Il met sa main sur mon entre-jambe et tout d’un coup, c’est overdose de panique. Je le repousse et m’échappe agilement hors de sa porter puis je cours. Je n’ai plus qu’une chose en tête, retourné chez moi. L’air froid de la nuit me brûle les poumons et des larmes d’angoisses brûlent mes joues. Je connais pourtant les conséquences à ma désobéissance. Je sais que mon père sera fâché, que ma mère va crier. Sauf que j’ai juste besoin d’être rassuré. Et puis peut-être que cette fois ils comprendront…
Le chemin que ma mère avait pris pour se rendre au parc était long et compliquer, mais il connaissait maintenait assez bien la ville pour trouver celui qui était le plus court. Je m’épuise rapidement et j’ai mal à la tête. Je passe devant un autre parc tout aussi vide. Celui-là aussi elle m’y avait déjà emmené. J’y avais attendu la moitié d’une journée que maman revienne. Cette fois-ci j’ai réussis à le faire plus longtemps… J’arrive enfin dans le HLM où est l’appartement de mes parents. Les portes protégées pour entrer dans l’immeuble ne sont pas barrés, comme à l’habitude. Il y a un clochard saoul mort à l’intérieur. Je le contourne en le regarda à peine et je marche, essoufflé vers la porte de l’appartement. Je cogne timidement, je n’ai pas la clé. Il y a des bruits sourds, puis plus clairs et des pas qui se rapprochent. Tracy ouvre la porte, elle a l’air fâchée. Ses cheveux blond sont en bataille, elle a une joue d’enflée, ses bras sont plein de bleus. Elle ne porte qu’une longue camisole blanche et des sous-vêtements. Elle sent l’alcool. Ma mère reste un long moment sans bouger, comme surprise de me voir. C’est Anthony qui met fin radicalement à cette étrange scène. Toujours vêtu d’un complet, mais dont trois boutons de la chemises semblent avoir été littéralement arrachés et la cravate qui manque à l’appel. Il me prend par le bras et me fait entrer en me repoussant ensuite vers le couloir des chambres.
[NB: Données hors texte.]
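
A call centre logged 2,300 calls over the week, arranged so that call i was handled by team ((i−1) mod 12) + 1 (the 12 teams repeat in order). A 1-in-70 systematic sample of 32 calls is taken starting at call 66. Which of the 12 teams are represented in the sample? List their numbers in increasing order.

2, 4, 6, 8, 10, 12

Consecutive selections differ by k = 70, so their team numbers differ by 70 mod 12 = 10.
gcd(70, 12) = 2, so the sample visits 12/2 = 6 distinct residues mod 12.
Start 66 is team 6; the teams hit are 2, 4, 6, 8, 10, 12.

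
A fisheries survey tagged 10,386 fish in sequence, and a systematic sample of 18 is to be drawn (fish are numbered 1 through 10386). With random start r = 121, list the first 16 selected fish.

121, 698, 1275, 1852, 2429, 3006, 3583, 4160, 4737, 5314, 5891, 6468, 7045, 7622, 8199, 8776

k = N/n = 10386/18 = 577
fish 1: 121
fish 2: 121 + 577 = 698
fish 3: 698 + 577 = 1275
fish 4: 1275 + 577 = 1852
fish 5: 1852 + 577 = 2429
fish 6: 2429 + 577 = 3006
fish 7: 3006 + 577 = 3583
fish 8: 3583 + 577 = 4160
fish 9: 4160 + 577 = 4737
fish 10: 4737 + 577 = 5314
fish 11: 5314 + 577 = 5891
fish 12: 5891 + 577 = 6468
fish 13: 6468 + 577 = 7045
fish 14: 7045 + 577 = 7622
fish 15: 7622 + 577 = 8199
fish 16: 8199 + 577 = 8776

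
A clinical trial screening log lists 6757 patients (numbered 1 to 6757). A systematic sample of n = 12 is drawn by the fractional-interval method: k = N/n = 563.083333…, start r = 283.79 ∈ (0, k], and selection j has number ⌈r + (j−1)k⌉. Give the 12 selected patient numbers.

j=1: r + 0k = 283.79 → ⌈·⌉ = 284
j=2: r + 1k = 846.873333… → ⌈·⌉ = 847
j=3: r + 2k = 1409.956666… → ⌈·⌉ = 1410
j=4: r + 3k = 1973.04 → ⌈·⌉ = 1974
j=5: r + 4k = 2536.123333… → ⌈·⌉ = 2537
j=6: r + 5k = 3099.206666… → ⌈·⌉ = 3100
j=7: r + 6k = 3662.29 → ⌈·⌉ = 3663
j=8: r + 7k = 4225.373333… → ⌈·⌉ = 4226
j=9: r + 8k = 4788.456666… → ⌈·⌉ = 4789
j=10: r + 9k = 5351.54 → ⌈·⌉ = 5352
j=11: r + 10k = 5914.623333… → ⌈·⌉ = 5915
j=12: r + 11k = 6477.706666… → ⌈·⌉ = 6478

284, 847, 1410, 1974, 2537, 3100, 3663, 4226, 4789, 5352, 5915, 6478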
Il referme la porte extérieure en la claquant.
- Tracy ! Why is here ?
- C’est de sa faute ! Il est con merde ! Il ne comprend rien ou il ne m’écoute pas ! Je l’ai emmené au parc cet je lui ai dit de rester ! Y’es con ton bâtard ! C’est juste un ‘ti criss de con ! Y m’as désobéi s’t’enfant d’salaud !
- Shut up !
Anthony gifle ma mère avec force puis se retourne vers moi. Il s’approche. Je le regarde sans pouvoir bouger. Sans avoir rien vu venir, je sens un coup de pied dans mon ventre qui me fait m’écouler. Ma respiration se bloque, sur le coup, j’ai l’impression d’être mort, mon esprit est embrouillé mais mon souffle reprend et la douleur fait monter les larmes à mes yeux. Je sers les dents et me retiens du mieux que je peux. Si je pleure, il frappera encore. Mon père agrippe l’arrêt de mon collet et me force à me lever pour ensuite me traîner jusqu’à ma chambre. Il m’y jette comme si je n’étais qu’un vulgaire objet dont il voulait se débarrasser. La porte se referme d’un claquement ferme et je l’entends mettre les verrous extérieurs.
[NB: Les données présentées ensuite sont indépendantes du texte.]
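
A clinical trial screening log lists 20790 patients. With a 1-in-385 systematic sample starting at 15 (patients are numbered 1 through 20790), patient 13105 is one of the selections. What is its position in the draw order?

k = 385
position = (13105 − 15)/385 + 1 = 13090/385 + 1 = 34 + 1 = 35

35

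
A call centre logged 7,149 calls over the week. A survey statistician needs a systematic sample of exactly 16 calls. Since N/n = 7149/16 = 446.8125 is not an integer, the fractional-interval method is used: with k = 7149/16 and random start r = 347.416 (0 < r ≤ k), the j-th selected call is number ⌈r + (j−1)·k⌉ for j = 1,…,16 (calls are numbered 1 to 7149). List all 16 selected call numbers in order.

348, 795, 1242, 1688, 2135, 2582, 3029, 3476, 3922, 4369, 4816, 5263, 5710, 6156, 6603, 7050

j=1: r + 0k = 347.416 → ⌈·⌉ = 348
j=2: r + 1k = 794.2285 → ⌈·⌉ = 795
j=3: r + 2k = 1241.041 → ⌈·⌉ = 1242
j=4: r + 3k = 1687.8535 → ⌈·⌉ = 1688
j=5: r + 4k = 2134.666 → ⌈·⌉ = 2135
j=6: r + 5k = 2581.4785 → ⌈·⌉ = 2582
j=7: r + 6k = 3028.291 → ⌈·⌉ = 3029
j=8: r + 7k = 3475.1035 → ⌈·⌉ = 3476
j=9: r + 8k = 3921.916 → ⌈·⌉ = 3922
j=10: r + 9k = 4368.7285 → ⌈·⌉ = 4369
j=11: r + 10k = 4815.541 → ⌈·⌉ = 4816
j=12: r + 11k = 5262.3535 → ⌈·⌉ = 5263
j=13: r + 12k = 5709.166 → ⌈·⌉ = 5710
j=14: r + 13k = 6155.9785 → ⌈·⌉ = 6156
j=15: r + 14k = 6602.791 → ⌈·⌉ = 6603
j=16: r + 15k = 7049.6035 → ⌈·⌉ = 7050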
Je marche sur mes genoux jusqu’à atteindre mon lit, me tenant le ventre d’une main et je monte dessous, m’enfouissant ensuite sous les couvertures. J’entends de la bagarre l’autre côté, des insultes, des bris de verres. J’ai faim, j’ai mal j’ai peur. Mes yeux ne se ferment pas. Je commence à m’y habituer, ça doit faire un an que dormir m’es devenu presque impossible.
Si c’est ça la vie, pourquoi il y a tant de gens qui vivent ? Pourquoi, comment les gens arrivent à sourire ? Pourquoi aller à l’école ? Pourquoi travailler ? Pourquoi les gens cherchent-ils a noué des liens ? Peut-être sont-ils tous comme moi, perdus et suivant les ordres, les conventions et les jours comme s’ils étaient des dieux absolus.
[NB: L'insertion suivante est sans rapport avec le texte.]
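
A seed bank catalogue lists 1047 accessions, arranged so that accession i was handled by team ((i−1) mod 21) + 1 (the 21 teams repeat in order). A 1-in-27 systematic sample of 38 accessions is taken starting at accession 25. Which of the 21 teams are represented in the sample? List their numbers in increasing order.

1, 4, 7, 10, 13, 16, 19

Consecutive selections differ by k = 27, so their team numbers differ by 27 mod 21 = 6.
gcd(27, 21) = 3, so the sample visits 21/3 = 7 distinct residues mod 21.
Start 25 is team 4; the teams hit are 1, 4, 7, 10, 13, 16, 19.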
La bagarre est terminée. Les bruits sont différents, ils baisent. Je sors de mon lit et me décide d’étudier, pour passer le temps. Il y a une tonne de livres d’apprentissages que mon père a laissés sur mon bureau s’empiles. Trigonométrie, Human Biologie, A Midsummer Night’s Dream de Shakespeare et La Comptabilité de Gestion. J’ouvre la lumière et m’assois au bureau pour étudier. De toute façon, je n’ai rien de mieux à faire.
Les journées ne s’achèvent pas, elles sont éternels, constantes, un cercle parfait. Un cercle fou qui se croit pour une ligne.
Quelque fois je me dis que j’aurais dû, dans ce parc au beau milieu de la nuit, suivre l’inconnu.